Evet. Doğru bir tespit. Türkiye’deki milliyetçiliği çok tehlikeli buluyorum. Muhafazakârlıktan daha tehlikeli. Çünkü milliyetçilerin vicdan sorunu var. Romanın o çirkin milliyetçi ağabeyi bu sistemin yarattığı beyaz bereli katillerden başkası değil. Toplumdaki faşizm, devletin elindeki o beyaz bereli katil gibi semirdikçe semiriyor. Romandaki milliyetçi ağabeyi yazmamın müsebbipi bunlar. Ben romancıyım. İşim başkaları olmak, başkalarını anlamak. O kesimde ciddi bir yoksunluk görüyorum. Hayat, eğitim, bir sürü şeyin yoksunluğu. Bu yoksunlukların yerine konulmak istenen şey içler acısı, yalan yanlış bir vatanseverlik.
Türkiye’de genel olarak susulan konuların da üzerine gidiyor roman.
Başkalarının acılarına bakmayı bilmiyoruz. Bu dertli konularda takınılan edepsizliğin yerini suskunluğun alması bile bir aşamadır. Ermeniler bu topraklarda büyük acılar yaşadılar. Kürtler ayrımcılığa uğruyor. Bunu görelim artık. Gözlerin gördüğünü, yaşananları inkâr ediyoruz. Romandaki iki yaşlı kadının anlattıklarıyla yüzleşmenin zamanı geldi. Çünkü bu inkâr politikaları bizi birleştirmiyor, ayırıyor. Edebiyat hayatın ayıplarıyla yüzleşmemizi sağlar.
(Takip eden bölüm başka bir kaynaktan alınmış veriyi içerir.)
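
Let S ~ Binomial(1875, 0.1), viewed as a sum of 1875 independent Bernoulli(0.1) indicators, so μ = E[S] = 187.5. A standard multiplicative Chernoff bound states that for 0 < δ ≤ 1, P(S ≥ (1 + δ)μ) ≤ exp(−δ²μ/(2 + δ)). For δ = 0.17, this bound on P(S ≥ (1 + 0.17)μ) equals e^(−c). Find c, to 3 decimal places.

c = δ²μ/(2 + δ) = 0.17²·187.5/(2 + 0.17) = 2.4971.

2.497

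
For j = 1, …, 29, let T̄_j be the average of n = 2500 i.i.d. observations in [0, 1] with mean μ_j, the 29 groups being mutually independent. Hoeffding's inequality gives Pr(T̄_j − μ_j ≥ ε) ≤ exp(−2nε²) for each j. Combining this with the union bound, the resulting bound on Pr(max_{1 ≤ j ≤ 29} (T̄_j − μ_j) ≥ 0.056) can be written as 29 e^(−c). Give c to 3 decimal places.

Union bound over the 29 events: Pr(max_{1 ≤ j ≤ 29} (T̄_j − μ_j) ≥ 0.056) ≤ 29·exp(−2nε²) = 29 exp(−2·2500·0.056²).
So c = 2·2500·0.056² = 15.6800.

15.680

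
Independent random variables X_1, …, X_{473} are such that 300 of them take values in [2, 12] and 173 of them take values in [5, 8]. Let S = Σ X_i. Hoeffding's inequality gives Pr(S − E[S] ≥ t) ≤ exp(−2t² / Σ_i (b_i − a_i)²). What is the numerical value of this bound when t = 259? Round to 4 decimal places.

0.0142

Σ(b_i − a_i)² = 300·10² + 173·3² = 31557.
Exponent = 2·259² / 31557 = 4.25142.
Bound = exp(−4.25142) = 0.01424.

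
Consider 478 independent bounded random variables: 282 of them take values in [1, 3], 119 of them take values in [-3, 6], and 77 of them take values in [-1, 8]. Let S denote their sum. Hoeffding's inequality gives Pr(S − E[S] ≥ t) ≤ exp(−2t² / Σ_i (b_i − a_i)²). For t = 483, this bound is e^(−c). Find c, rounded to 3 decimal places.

27.439

Σ(b_i − a_i)² = 282·2² + 119·9² + 77·9² = 17004.
c = 2t² / 17004 = 2·483² / 17004 = 27.4393.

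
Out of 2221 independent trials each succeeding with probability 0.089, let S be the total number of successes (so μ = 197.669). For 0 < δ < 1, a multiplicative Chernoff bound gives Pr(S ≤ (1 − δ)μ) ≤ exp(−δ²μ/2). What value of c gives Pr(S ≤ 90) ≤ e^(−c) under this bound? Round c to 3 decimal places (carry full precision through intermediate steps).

Write 90 = (1 − δ)μ, so δ = 1 − 90/197.669 = 0.5446934…
Then the exponent is δ²μ/2 = (μ − 90)²/(2μ) = 29.323297.

29.323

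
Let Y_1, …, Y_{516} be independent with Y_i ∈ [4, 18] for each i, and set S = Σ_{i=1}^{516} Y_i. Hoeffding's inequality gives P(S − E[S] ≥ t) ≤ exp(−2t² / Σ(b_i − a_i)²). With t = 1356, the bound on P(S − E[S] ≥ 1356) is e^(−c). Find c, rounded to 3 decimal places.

36.362

Σ(b_i − a_i)² = 516·(14)² = 101136.
c = 2t²/101136 = 2·1356²/101136 = 36.3617.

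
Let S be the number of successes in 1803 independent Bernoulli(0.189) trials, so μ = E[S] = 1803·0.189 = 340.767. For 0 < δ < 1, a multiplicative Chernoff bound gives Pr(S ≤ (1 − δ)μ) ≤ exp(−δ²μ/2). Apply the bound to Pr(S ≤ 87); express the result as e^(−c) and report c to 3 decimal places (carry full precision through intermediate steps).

Write 87 = (1 − δ)μ, so δ = 1 − 87/340.767 = 0.7446936…
Then the exponent is δ²μ/2 = (μ − 87)²/(2μ) = 94.489329.

94.489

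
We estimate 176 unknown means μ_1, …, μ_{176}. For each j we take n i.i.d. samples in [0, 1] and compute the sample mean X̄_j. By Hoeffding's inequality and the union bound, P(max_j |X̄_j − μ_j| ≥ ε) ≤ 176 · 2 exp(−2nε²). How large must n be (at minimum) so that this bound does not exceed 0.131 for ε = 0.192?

Need 2·176·exp(−2nε²) ≤ 0.131, i.e. exp(−2nε²) ≤ 0.131/352.
So 2nε² ≥ ln(352/0.131) = 7.896189.
Hence n ≥ 7.896189/(2·0.192²) = 107.099.
The smallest integer n is 108.

108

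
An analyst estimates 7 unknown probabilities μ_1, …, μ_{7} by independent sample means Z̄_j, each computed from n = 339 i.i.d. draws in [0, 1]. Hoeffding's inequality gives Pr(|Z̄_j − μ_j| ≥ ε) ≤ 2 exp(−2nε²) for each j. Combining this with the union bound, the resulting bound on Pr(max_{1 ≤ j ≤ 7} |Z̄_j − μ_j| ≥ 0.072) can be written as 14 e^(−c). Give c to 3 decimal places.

Union bound over the 7 events: Pr(max_{1 ≤ j ≤ 7} |Z̄_j − μ_j| ≥ 0.072) ≤ 7·2·exp(−2nε²) = 14 exp(−2·339·0.072²).
So c = 2·339·0.072² = 3.5148.

3.515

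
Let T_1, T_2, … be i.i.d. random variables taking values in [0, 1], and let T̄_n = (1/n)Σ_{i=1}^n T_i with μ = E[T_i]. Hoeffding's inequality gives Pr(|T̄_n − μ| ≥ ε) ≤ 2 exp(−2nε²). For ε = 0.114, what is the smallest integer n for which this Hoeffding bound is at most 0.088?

121

Require 2·exp(−2nε²) ≤ 0.088, i.e. 2nε² ≥ ln(2/0.088) = 3.123566.
So n ≥ 3.123566 / (2·0.114²) = 120.174.
The smallest integer n is 121.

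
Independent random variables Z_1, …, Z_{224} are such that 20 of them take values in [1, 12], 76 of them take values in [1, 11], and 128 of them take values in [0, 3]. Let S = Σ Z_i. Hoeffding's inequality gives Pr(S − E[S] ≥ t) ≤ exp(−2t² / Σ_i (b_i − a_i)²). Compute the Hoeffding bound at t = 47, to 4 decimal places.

0.6734

Σ(b_i − a_i)² = 20·11² + 76·10² + 128·3² = 11172.
Exponent = 2·47² / 11172 = 0.39545.
Bound = exp(−0.39545) = 0.67337.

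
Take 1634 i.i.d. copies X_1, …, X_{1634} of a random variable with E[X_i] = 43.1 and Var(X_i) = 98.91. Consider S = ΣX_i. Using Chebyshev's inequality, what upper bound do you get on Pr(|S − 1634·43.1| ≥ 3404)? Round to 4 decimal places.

0.0139

Var(S) = n·Var(X_i) = 1634·98.91 = 161618.94.
Chebyshev: Pr(|S − 1634·43.1| ≥ 3404) ≤ Var(S)/3404² = 161618.94/11587216 = 0.0139.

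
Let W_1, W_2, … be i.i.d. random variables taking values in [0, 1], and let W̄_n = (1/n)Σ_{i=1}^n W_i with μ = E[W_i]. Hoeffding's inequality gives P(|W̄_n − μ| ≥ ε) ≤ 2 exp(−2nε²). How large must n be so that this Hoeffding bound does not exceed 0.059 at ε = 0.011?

14560

Require 2·exp(−2nε²) ≤ 0.059, i.e. 2nε² ≥ ln(2/0.059) = 3.523365.
So n ≥ 3.523365 / (2·0.011²) = 14559.360.
The smallest integer n is 14560.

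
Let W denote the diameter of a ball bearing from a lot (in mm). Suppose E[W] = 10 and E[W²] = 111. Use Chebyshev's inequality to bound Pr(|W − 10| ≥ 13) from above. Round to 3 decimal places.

0.065

Var(W) = E[W²] − (E[W])² = 111 − 100 = 11.
Chebyshev's inequality: Pr(|W − μ| ≥ t) ≤ Var(W)/t² = 11/169 = 0.0651.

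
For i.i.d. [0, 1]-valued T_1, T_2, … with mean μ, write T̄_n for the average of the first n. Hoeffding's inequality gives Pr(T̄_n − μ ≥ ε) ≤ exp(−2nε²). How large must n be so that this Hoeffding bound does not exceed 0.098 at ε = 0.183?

Require exp(−2nε²) ≤ 0.098, i.e. 2nε² ≥ ln(1/0.098) = 2.322788.
So n ≥ 2.322788 / (2·0.183²) = 34.680.
The smallest integer n is 35.

35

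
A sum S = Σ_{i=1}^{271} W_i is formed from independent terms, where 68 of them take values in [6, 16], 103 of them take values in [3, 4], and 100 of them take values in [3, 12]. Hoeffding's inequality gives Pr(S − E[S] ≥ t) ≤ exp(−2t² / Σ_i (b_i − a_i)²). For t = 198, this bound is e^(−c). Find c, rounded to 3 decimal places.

Σ(b_i − a_i)² = 68·10² + 103·1² + 100·9² = 15003.
c = 2t² / 15003 = 2·198² / 15003 = 5.2262.

5.226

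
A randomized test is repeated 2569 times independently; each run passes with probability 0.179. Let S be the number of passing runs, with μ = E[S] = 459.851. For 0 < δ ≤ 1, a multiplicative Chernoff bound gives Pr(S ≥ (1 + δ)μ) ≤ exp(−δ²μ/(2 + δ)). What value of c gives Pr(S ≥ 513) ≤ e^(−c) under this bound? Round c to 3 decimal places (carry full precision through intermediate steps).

Write 513 = (1 + δ)μ, so δ = 513/459.851 − 1 = 0.1155787…
Then the exponent is δ²μ/(2 + δ) = (513 − μ)² / (μ·(2 + δ)) = 2.903647.

2.904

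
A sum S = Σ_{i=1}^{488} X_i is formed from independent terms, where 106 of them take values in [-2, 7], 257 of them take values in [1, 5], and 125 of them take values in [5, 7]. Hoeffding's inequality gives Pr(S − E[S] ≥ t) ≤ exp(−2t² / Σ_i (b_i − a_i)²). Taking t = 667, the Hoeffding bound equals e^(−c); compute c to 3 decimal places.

Σ(b_i − a_i)² = 106·9² + 257·4² + 125·2² = 13198.
c = 2t² / 13198 = 2·667² / 13198 = 67.4176.

67.418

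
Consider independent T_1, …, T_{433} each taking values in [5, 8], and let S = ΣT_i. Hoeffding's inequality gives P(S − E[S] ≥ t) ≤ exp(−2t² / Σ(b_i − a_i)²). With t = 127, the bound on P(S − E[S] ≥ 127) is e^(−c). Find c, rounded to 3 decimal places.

Σ(b_i − a_i)² = 433·(3)² = 3897.
c = 2t²/3897 = 2·127²/3897 = 8.2776.

8.278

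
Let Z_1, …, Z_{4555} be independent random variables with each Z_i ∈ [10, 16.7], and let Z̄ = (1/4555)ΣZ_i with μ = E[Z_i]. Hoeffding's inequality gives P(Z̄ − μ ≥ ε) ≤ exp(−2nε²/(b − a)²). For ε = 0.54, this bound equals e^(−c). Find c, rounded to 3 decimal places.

c = 2nε²/(b − a)² = 2·4555·0.54² / 6.7² = 59.1775.

59.177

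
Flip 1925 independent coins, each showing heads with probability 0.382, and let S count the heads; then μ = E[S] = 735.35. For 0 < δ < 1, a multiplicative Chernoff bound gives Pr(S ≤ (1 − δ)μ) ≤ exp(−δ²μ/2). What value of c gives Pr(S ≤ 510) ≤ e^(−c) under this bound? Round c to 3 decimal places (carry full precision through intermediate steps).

Write 510 = (1 − δ)μ, so δ = 1 − 510/735.35 = 0.3064527…
Then the exponent is δ²μ/2 = (μ − 510)²/(2μ) = 34.529559.

34.530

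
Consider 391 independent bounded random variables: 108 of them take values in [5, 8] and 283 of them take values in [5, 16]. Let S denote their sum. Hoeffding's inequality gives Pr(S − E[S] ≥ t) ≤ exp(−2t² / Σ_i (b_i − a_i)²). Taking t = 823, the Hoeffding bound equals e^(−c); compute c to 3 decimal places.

Σ(b_i − a_i)² = 108·3² + 283·11² = 35215.
c = 2t² / 35215 = 2·823² / 35215 = 38.4682.

38.468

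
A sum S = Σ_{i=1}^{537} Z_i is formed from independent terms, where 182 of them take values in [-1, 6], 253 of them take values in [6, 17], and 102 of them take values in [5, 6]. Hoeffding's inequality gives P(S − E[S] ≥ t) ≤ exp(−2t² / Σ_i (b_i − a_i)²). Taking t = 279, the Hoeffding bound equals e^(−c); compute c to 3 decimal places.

3.928

Σ(b_i − a_i)² = 182·7² + 253·11² + 102·1² = 39633.
c = 2t² / 39633 = 2·279² / 39633 = 3.9281.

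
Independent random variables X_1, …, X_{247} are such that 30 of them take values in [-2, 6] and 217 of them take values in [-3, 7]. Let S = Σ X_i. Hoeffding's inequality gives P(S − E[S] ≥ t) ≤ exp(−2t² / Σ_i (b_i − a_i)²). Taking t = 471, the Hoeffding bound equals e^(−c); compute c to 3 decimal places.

18.784

Σ(b_i − a_i)² = 30·8² + 217·10² = 23620.
c = 2t² / 23620 = 2·471² / 23620 = 18.7842.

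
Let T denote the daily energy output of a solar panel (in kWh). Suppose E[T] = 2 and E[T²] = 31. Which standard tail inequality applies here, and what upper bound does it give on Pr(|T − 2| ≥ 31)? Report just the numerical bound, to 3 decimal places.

0.028

The first two moments determine the variance, so Chebyshev's inequality is the sharpest standard bound available.
Var(T) = E[T²] − (E[T])² = 31 − 4 = 27.
Chebyshev's inequality: Pr(|T − μ| ≥ t) ≤ Var(T)/t² = 27/961 = 0.0281.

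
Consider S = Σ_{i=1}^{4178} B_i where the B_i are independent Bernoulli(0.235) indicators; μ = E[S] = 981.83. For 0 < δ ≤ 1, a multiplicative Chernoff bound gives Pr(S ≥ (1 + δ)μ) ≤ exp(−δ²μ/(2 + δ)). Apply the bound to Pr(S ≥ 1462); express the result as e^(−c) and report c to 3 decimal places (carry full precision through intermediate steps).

94.345

Write 1462 = (1 + δ)μ, so δ = 1462/981.83 − 1 = 0.4890562…
Then the exponent is δ²μ/(2 + δ) = (1462 − μ)² / (μ·(2 + δ)) = 94.345036.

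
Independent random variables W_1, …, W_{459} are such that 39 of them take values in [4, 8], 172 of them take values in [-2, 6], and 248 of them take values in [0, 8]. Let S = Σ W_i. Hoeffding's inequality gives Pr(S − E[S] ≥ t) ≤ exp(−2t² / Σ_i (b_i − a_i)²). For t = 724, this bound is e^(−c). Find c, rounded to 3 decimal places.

Σ(b_i − a_i)² = 39·4² + 172·8² + 248·8² = 27504.
c = 2t² / 27504 = 2·724² / 27504 = 38.1163.

38.116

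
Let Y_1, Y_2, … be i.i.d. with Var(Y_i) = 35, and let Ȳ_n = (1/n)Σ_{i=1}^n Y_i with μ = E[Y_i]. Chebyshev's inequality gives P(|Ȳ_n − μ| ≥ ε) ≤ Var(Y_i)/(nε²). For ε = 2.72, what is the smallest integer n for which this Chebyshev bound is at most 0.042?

Require 35/(n·2.72²) ≤ 0.042, i.e. n ≥ 35/(0.042·2.72²) = 112.637.
The smallest integer n is 113.

113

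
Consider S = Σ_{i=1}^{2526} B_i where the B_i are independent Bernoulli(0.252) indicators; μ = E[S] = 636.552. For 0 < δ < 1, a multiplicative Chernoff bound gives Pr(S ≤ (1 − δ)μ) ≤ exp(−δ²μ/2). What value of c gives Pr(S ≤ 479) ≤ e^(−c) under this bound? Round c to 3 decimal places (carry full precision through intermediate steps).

Write 479 = (1 − δ)μ, so δ = 1 − 479/636.552 = 0.2475085…
Then the exponent is δ²μ/2 = (μ − 479)²/(2μ) = 19.497726.

19.498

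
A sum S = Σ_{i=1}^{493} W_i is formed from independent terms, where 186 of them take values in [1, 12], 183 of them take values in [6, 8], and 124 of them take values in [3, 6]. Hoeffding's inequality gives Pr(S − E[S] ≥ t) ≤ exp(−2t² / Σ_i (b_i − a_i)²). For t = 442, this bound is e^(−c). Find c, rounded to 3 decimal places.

16.044

Σ(b_i − a_i)² = 186·11² + 183·2² + 124·3² = 24354.
c = 2t² / 24354 = 2·442² / 24354 = 16.0437.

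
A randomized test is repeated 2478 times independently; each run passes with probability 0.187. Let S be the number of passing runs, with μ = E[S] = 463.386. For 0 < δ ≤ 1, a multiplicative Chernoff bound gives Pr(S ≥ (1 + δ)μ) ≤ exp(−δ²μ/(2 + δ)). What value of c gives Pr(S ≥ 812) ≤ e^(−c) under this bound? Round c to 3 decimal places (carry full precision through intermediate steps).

Write 812 = (1 + δ)μ, so δ = 812/463.386 − 1 = 0.7523188…
Then the exponent is δ²μ/(2 + δ) = (812 − μ)² / (μ·(2 + δ)) = 95.290148.

95.290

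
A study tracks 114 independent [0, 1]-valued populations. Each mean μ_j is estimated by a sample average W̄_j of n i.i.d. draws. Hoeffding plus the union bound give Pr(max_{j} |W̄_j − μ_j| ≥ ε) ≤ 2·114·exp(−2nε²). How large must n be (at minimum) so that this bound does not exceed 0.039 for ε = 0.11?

359

Need 2·114·exp(−2nε²) ≤ 0.039, i.e. exp(−2nε²) ≤ 0.039/228.
So 2nε² ≥ ln(228/0.039) = 8.673539.
Hence n ≥ 8.673539/(2·0.11²) = 358.411.
The smallest integer n is 359.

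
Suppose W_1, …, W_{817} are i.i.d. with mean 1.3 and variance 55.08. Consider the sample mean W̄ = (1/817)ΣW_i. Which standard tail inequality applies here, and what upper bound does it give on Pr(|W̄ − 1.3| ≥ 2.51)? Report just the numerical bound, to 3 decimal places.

0.011

With mean and variance of each term known, Chebyshev's inequality bounds the deviation of the sum (or sample mean).
Var(W̄) = Var(W_i)/n = 55.08/817 = 0.067417.
Chebyshev: Pr(|W̄ − 1.3| ≥ 2.51) ≤ Var(W̄)/(2.51)² = 55.08/(817·2.51²) = 0.0107.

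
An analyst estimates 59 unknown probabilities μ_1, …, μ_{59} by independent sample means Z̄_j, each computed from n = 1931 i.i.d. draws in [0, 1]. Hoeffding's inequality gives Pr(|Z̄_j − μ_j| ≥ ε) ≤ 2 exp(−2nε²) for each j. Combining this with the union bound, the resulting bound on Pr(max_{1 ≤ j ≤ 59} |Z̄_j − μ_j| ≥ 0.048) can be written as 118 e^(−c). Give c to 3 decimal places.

8.898

Union bound over the 59 events: Pr(max_{1 ≤ j ≤ 59} |Z̄_j − μ_j| ≥ 0.048) ≤ 59·2·exp(−2nε²) = 118 exp(−2·1931·0.048²).
So c = 2·1931·0.048² = 8.8980.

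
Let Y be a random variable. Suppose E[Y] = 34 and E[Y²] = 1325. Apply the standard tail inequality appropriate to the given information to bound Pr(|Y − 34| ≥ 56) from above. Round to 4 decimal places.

The first two moments determine the variance, so Chebyshev's inequality is the sharpest standard bound available.
Var(Y) = E[Y²] − (E[Y])² = 1325 − 1156 = 169.
Chebyshev's inequality: Pr(|Y − μ| ≥ t) ≤ Var(Y)/t² = 169/3136 = 0.0539.

0.0539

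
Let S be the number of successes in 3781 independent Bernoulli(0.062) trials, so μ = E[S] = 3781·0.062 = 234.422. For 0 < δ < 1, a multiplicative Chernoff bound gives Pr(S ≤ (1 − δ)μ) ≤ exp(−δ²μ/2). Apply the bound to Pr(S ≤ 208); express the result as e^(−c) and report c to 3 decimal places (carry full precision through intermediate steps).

1.489

Write 208 = (1 − δ)μ, so δ = 1 − 208/234.422 = 0.1127113…
Then the exponent is δ²μ/2 = (μ − 208)²/(2μ) = 1.489029.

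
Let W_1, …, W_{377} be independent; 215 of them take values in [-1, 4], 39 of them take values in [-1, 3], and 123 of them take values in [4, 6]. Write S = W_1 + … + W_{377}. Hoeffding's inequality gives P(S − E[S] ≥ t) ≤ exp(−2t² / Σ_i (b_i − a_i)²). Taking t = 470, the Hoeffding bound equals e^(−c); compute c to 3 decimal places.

68.063

Σ(b_i − a_i)² = 215·5² + 39·4² + 123·2² = 6491.
c = 2t² / 6491 = 2·470² / 6491 = 68.0635.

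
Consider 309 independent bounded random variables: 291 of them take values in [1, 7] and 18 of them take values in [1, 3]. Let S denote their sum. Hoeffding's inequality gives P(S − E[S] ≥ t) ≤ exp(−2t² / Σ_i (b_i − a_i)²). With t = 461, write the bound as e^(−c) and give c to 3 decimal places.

40.296

Σ(b_i − a_i)² = 291·6² + 18·2² = 10548.
c = 2t² / 10548 = 2·461² / 10548 = 40.2960.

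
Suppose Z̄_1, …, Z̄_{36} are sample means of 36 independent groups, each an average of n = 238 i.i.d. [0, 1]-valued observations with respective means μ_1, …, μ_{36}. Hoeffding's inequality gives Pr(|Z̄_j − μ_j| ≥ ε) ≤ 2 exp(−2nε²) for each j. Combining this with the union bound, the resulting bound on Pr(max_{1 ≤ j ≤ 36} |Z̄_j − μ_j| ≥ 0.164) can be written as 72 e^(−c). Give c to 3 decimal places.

Union bound over the 36 events: Pr(max_{1 ≤ j ≤ 36} |Z̄_j − μ_j| ≥ 0.164) ≤ 36·2·exp(−2nε²) = 72 exp(−2·238·0.164²).
So c = 2·238·0.164² = 12.8025.

12.802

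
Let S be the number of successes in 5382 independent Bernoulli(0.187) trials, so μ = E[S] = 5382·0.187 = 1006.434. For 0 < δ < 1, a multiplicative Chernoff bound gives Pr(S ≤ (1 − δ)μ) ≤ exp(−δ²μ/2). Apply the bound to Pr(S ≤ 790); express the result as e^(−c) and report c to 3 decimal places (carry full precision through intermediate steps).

23.272

Write 790 = (1 − δ)μ, so δ = 1 − 790/1006.434 = 0.2150504…
Then the exponent is δ²μ/2 = (μ − 790)²/(2μ) = 23.272105.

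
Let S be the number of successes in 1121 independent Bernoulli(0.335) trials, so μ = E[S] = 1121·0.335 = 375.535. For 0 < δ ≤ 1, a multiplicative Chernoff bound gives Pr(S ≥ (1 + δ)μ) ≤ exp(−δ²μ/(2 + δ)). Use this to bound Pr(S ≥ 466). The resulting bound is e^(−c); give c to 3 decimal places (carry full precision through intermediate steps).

Write 466 = (1 + δ)μ, so δ = 466/375.535 − 1 = 0.2408963…
Then the exponent is δ²μ/(2 + δ) = (466 − μ)² / (μ·(2 + δ)) = 9.724986.

9.725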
Bu yüzleşmeden korkmayalım.
Kitabın girişindeki Marx’a ait epigraf hakkında ne düşünüyorsunuz?
Marx baba yerden göğe haklı tabii ‘Ailesi olmayana ne mutlu!’ Bir okurum ‘Hanene Ay Doğacak’tan beri her eserinizde aileye çakıp çakıp nasıl bir aile kurabildiniz kendinize?’ diye sormuştu. ‘Benim bir ailem yok ki!’ demiştim ona. Kendimi bildim bileli tek başıma ve özgürüm ben. Aslında herkes böyledir.
‘Kitabı okurken aklıma Foucault’nun 19. Yüzyılda Bir Aile Cinayeti adlı kitabı geldi. O dönem ebeveyn katli imparatoru öldürmekle aynı sınıfa giriyor çünkü imparator halkın ‘baba’sı. Kitapta bu tür bir göndermeden söz edebilir miyiz?
Var tabii. Annemi öldürdüm ama katil değilim diyen küçük kızı perişan eden, koruyamayan, ona yapılan kötülüklere karşı caydırıcı olamayan bir sistem var karşımızda. Çocukların ve kadınların kaderinin kötü olduğu toplumlarda resmi ideoloji ve devlet suçludur. Tıpkı romandaki gibi istismar edilen çocuklarıyla bu toplumun bir vicdan sorunu var. Vicdan yaratmak en kıymetli eğitimdir. Eğer bu toplumun yetişkinleri kendilerine vicdan kazandıran bir eğitim almış olsalardı bugün bu ağır gündemler yaratılmazdı.
Sinemada ve edebiyatta yoksullukla kötülük arsında doğrudan ilişki kuran eserlerin sayısında artış var. Kirpiklerimin Gölgesi’nde ise isyan ve değiştirme arzusu var.
Doğru. Kötülükte yoksullar da zenginler de herkes eşitlenir. En büyük zenginlik kafamızın içinde taşıdığımız dünyanın zenginliğidir. Hayatı basitleştirdikçe huzur bulursunuz. Romandaki küçük kızın dünyası bu. Mucizeleri, kirpikleri kadar çok umutları, hayalleri, romanın sonunla söylediği o güzelim şey bu basit hayatının ona sunduğu hediyeler…
Şebnem İşigüzel’in sekizinci kitabı
1973 yılında Yalova’da doğan Şebnem İşigüzel, İstanbul Üniversitesi’nde antropoloji okudu. İlk kitabı Hanene Ay Doğacak 1993 yılında yayımlandı. Aynı yıl Yunus Nadi Öykü Ödülü’ne değer bulundu. Sonra sırasıyla Öykümü Kim Anlatacak (öykü, 1994), Eski Dostum Kertenkele (roman, 1996), Neşeli Kadınlar Arasında (deneme, 2000), Kaderimin Efendisi (öykü, 2001), Sarmaşık (roman, 2002) ve Çöplük (roman, 2004) adlı kitapları yayımlandı. Şebnem İşigüzel aynı zamanda bir kız çocuğu annesi.